A transition from ICD-9 to ICD-10 code sets is currently underway and must be completed by October 1, 2013, but the new version still will have disease classifications based primarily on signs and symptoms and is "not designed optimally to incorporate or exploit rapidly emerging molecular data, incidental patient characteristics, or socio-environmental influences on disease," the report said.
By leaving out such critical data, the tendency has been to focus on symptoms rather than underlying causes, which carries the risk of misclassifying diseases. The committee went on to say that many subgroups of certain diseases have diverse molecular causes and are classified as one disease, while multiple diseases share a common molecular cause, but are not categorized in the same disease classification.
The committee said that classifying diseases based on genetic makeup already has proven helpful in determining which drugs work best in treating disease. In a set of trials on patients with non-small-cell lung cancer, for example, a drug was shown to produce dramatic anti-tumor effects in approximately 10% of the patients while other patients did not respond to the drug.

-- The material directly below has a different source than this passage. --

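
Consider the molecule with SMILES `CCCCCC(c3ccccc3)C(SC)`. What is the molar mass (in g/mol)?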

After it was found that the treatment could shrink the size of tumors, the drug was approved and used on a broad range of lung cancer patients. However, for most other patients rather than provide a cure, the drug had no effect other than to increase costs and side effects. Further patient observations revealed that those who responded to the drug carried specific genetic mutations, which allowed doctors to design a more effective clinical trial.
As the desire to move toward precision medicine evolves, the committee recommended a modernization and reorientation of the information systems used by researchers and healthcare providers to attain the new taxonomy. The report calls for creating a "knowledge network of disease" that integrates the rapidly expanding range of information on what causes diseases and allows researchers, healthcare providers, and the public to share and update this information.
According to the report, the first stage in developing the network would involve creating an "information commons" that links to individual patients a wealth of molecular data, medical histories--including information on social and physical environments--and health outcomes.
The second stage would construct the network and require data mining of the information commons to highlight the data's interconnectedness and integrate it with evolving research. Fundamentally, data would be continually updated by the research community and extracted directly from the EHRs of participating patients.
Susan Desmond-Hellmann, co-chair of the committee that authored the report and chancellor of the University of California, San Francisco, told information Healthcare that the federal government's incentive programs, which have spurred the adoption of EHRs, "will definitely have a positive impact" on developing the health information technology infrastructure that will enable the new data network to provide a more accurate classification of diseases.